To protect yourself, here are 9 tips.

  1. Use smartphone apps such as a mobile wallet to pay electronically or Keyring to store your reward cards.
  2. Create a list of the documents in your wallet and organized by category, such as credit cards. Using a word processing program makes it easy to update the list as items are added and deleted. Include the name of the issuer, account number, contact info and expiration date, if applicable. Keep a copy in a secure location at home, another in your safe deposit box and give one to someone you completely trust.
  3. Photocopy or scan the documents, front and back, and refer to #2 about safekeeping.
  4. Remember to add new items and delete unwanted ones in whatever system you use. Distribute as necessary as stated in #2.
  5. Ladies often leave handbags unattended in shopping carts or hung out of sight on the backs of restaurant chairs. Either keep your bag with you or keep an eye on it at all times.
  6. During the summer months we spend more time outdoors. We’re more relaxed and perhaps less guarded when down the shore or picnicking in the park. Pay attention to your personal belongings at all times.
  7. Be sure there is adequate security protection for whatever method you choose.
  8. Security experts recommend keeping your social security card in a safe deposit box with other important documents, not in your wallet. (Has anyone ever asked to see it?)
  9. This is a perfect time to remove rarely used cards and accumulated clutter.
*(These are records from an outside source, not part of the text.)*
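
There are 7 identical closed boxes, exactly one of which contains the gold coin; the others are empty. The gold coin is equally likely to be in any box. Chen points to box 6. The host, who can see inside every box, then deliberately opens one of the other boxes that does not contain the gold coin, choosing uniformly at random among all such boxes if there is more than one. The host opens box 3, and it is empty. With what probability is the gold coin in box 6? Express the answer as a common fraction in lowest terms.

Consider each possible location of the gold coin in turn.
If it is in any of boxes 1, 2, 4, 5, and 7 (prior 1/7 each): the host has 5 equally likely choices, so probability 1/5; weight (1/7)·(1/5) = 1/35 each.
If it is in box 3 (prior 1/7): the host opened box 3, so this case is ruled out; weight (1/7)·0 = 0.
If it is in box 6 (prior 1/7): the host has 6 equally likely choices, so probability 1/6; weight (1/7)·(1/6) = 1/42.
The weights sum to 1/6.
So P(the gold coin in box 6 | the host opened box 3) = (1/42) / (1/6) = 1/7.

1/7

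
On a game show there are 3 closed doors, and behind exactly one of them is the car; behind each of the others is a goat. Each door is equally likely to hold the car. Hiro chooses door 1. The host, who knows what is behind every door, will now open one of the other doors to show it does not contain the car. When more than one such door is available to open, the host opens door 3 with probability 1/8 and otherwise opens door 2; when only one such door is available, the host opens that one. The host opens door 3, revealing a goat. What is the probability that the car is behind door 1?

Consider each possible location of the car in turn.
If it is behind door 1 (prior 1/3): door 3 is available, opened with probability 1/8; weight (1/3)·(1/8) = 1/24.
If it is behind door 2 (prior 1/3): only door 3 is available, probability 1; weight (1/3)·1 = 1/3.
If it is behind door 3 (prior 1/3): the host opened door 3, so this case is ruled out; weight (1/3)·0 = 0.
The weights sum to 3/8.
So P(the car behind door 1 | the host opened door 3) = (1/24) / (3/8) = 1/9.

1/9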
If you think any of these options is too much trouble, ask yourself how much trouble it would be if your wallet were lost or stolen and you didn’t know its contents or the contact info. The payoff is having readily accessible information so you can take immediate action. We don’t intend to create opportunities for theft. But, if it happens, your record will be a vital resource. How thrilled would you be that you took time to protect yourself?